8. “Down There” by Avey Tare
After Animal Collective delivered their most accessible album with last year’s “Merriweather Post Pavilion,” its sort-of frontman Avey Tare veers in the opposite direction with his first solo album. “Down There” is a dense mood piece of cavernous dubstep beats and shadowy, whispered vocals — its seemingly simplistic effects give way to enduring mystery on each listen. Tare has said that the subject matter of “Down There” is too depressing to even perform these songs live, and reading the usually unintelligible lyrics for songs like the heart-wrenching “Heather in the Hospital” validates that decision. Thankfully, though, he’s given an album that simply doesn’t go away — brooding snippets of “Down There” burrow into your head and linger there for hours.
9. “Sir Luscious Left Foot: The Son of Chico Dusty” by Big Boi
On his first official release without André 3000, his more attention-grabbing cohort, Big Boi has finally done one thing Outkast never managed to: create an album that’s consistently adventurous, but also, you know, consistent. Turns out the man behind “The Way You Move” actually has it in him to create a whole album of songs just as sleek and sexy — and guest spots from the likes of Jamie Foxx and Janelle Monae only make things sweeter. It would have been 2010’s most exciting rap release, if it weren’t for that meddling Kanye fantasy.

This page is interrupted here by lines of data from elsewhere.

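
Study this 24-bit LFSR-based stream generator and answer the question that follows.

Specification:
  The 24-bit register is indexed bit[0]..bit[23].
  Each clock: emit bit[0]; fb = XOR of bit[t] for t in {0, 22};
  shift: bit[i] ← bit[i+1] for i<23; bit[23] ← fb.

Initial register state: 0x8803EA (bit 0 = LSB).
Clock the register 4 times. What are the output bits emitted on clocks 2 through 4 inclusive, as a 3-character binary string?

reg_0 = 0x8803EA
clock 1: out=0, reg = 0x4401F5
clock 2: out=1, reg = 0x2200FA
clock 3: out=0, reg = 0x11007D
clock 4: out=1, reg = 0x88803E

101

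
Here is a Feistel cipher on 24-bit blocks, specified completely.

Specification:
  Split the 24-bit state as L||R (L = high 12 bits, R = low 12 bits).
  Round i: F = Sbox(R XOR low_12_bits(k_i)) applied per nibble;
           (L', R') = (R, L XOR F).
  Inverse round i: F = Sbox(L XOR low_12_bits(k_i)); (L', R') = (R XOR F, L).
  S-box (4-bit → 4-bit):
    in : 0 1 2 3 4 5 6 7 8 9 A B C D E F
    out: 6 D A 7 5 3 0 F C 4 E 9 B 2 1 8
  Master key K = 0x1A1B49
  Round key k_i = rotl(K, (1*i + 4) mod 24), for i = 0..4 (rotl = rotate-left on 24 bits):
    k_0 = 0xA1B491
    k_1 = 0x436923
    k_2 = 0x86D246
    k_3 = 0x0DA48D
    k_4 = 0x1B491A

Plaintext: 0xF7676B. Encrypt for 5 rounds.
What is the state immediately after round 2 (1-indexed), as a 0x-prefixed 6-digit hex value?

s_0 = plaintext = 0xF7676B
s_1 = Round(s_0, k_0) = 0x76B8F8
s_2 = Round(s_1, k_1) = 0x8F8A42
s_3 = Round(s_2, k_2) = 0xA4249D
s_4 = Round(s_3, k_3) = 0x49DC94
s_5 = Round(s_4, k_4) = 0xC9475C

0x8F8A42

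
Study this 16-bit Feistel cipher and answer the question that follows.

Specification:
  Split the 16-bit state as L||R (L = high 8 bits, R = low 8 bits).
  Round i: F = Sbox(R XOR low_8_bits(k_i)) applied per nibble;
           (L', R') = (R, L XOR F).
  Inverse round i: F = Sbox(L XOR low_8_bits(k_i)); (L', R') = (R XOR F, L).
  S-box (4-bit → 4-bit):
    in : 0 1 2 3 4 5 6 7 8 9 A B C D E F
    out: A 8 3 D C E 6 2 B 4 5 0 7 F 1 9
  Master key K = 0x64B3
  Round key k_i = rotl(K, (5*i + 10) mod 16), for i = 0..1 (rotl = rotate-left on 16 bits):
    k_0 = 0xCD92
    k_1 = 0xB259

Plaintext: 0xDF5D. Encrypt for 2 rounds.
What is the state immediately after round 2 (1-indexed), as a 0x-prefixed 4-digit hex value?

0xA6C4

s_0 = plaintext = 0xDF5D
s_1 = Round(s_0, k_0) = 0x5DA6
s_2 = Round(s_1, k_1) = 0xA6C4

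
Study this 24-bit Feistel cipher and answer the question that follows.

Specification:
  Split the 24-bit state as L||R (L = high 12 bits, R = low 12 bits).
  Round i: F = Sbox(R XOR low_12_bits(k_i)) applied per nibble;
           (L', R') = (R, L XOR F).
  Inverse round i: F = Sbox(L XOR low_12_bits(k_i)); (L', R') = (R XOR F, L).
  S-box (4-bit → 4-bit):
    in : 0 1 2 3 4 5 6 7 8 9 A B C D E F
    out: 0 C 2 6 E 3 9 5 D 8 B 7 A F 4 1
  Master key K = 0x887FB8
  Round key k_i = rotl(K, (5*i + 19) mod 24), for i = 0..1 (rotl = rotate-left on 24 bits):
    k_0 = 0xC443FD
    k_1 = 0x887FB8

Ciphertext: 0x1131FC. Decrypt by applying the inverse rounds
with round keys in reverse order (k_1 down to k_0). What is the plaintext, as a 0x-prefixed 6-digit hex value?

0x86A54B

s_0 = ciphertext = 0x1131FC
s_1 = InvRound(s_0, k_1) = 0x54B113
s_2 = InvRound(s_1, k_0) = 0x86A54B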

10. “This Is Happening” by LCD Soundsystem
James Murphy claimed this will be the last LCD Soundsystem album, which may or may not be bullshit. Judging by “This is Happening,” it most likely is. His ability to ride a two-bar electronic melody for a hypnotic, six, seven or eight minute anthem seems better than ever, and on “I Can Change” and “Dance Yrself Clean,” his witty self-deprication cuts deeper than ever. I can respect wanting to go out on top, but perhaps he could hold off on just a little longer, please.

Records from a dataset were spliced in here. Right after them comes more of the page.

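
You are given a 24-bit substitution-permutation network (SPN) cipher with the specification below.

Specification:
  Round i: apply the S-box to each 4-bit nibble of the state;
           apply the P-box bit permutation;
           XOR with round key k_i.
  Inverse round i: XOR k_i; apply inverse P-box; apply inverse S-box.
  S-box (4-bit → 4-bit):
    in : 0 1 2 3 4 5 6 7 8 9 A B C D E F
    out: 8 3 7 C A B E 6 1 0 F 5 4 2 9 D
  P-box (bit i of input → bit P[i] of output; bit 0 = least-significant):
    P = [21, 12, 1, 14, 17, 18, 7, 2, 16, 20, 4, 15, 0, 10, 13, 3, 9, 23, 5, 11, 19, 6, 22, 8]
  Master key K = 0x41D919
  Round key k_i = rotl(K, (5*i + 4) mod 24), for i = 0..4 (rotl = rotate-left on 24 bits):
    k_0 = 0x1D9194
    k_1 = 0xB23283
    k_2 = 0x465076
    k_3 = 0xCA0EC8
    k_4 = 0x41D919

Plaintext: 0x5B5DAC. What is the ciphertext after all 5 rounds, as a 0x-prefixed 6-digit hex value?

0x34E5B7

s_0 = plaintext = 0x5B5DAC
s_1 = Round(s_0, k_0) = 0x03967B
s_2 = Round(s_1, k_1) = 0x86BB31
s_3 = Round(s_2, k_2) = 0xEF68C3
s_4 = Round(s_3, k_3) = 0xC36162
s_5 = Round(s_4, k_4) = 0x34E5B7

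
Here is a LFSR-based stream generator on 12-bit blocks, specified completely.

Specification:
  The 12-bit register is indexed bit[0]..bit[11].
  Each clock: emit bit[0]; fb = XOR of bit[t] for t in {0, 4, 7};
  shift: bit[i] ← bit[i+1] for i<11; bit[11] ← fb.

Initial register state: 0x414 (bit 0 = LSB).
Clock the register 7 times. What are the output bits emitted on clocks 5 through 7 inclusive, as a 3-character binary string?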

HONORABLE MENTIONS: Personal taste isn’t even an issue with She & Him’s “Volume Two” — if you can’t find anything to enjoy in Zooey Deschanel’s adorable ‘50s-style pop, the problem is you. Other essential releases: “Contra” by Vampire Weekend; “Clinging to a Scheme” by The Radio Dept.; “King of the Beach” by Wavves; “Daughters” by Daughters; “Thank Me Later” by Drake.
Silverstein is a member of the class of 2013.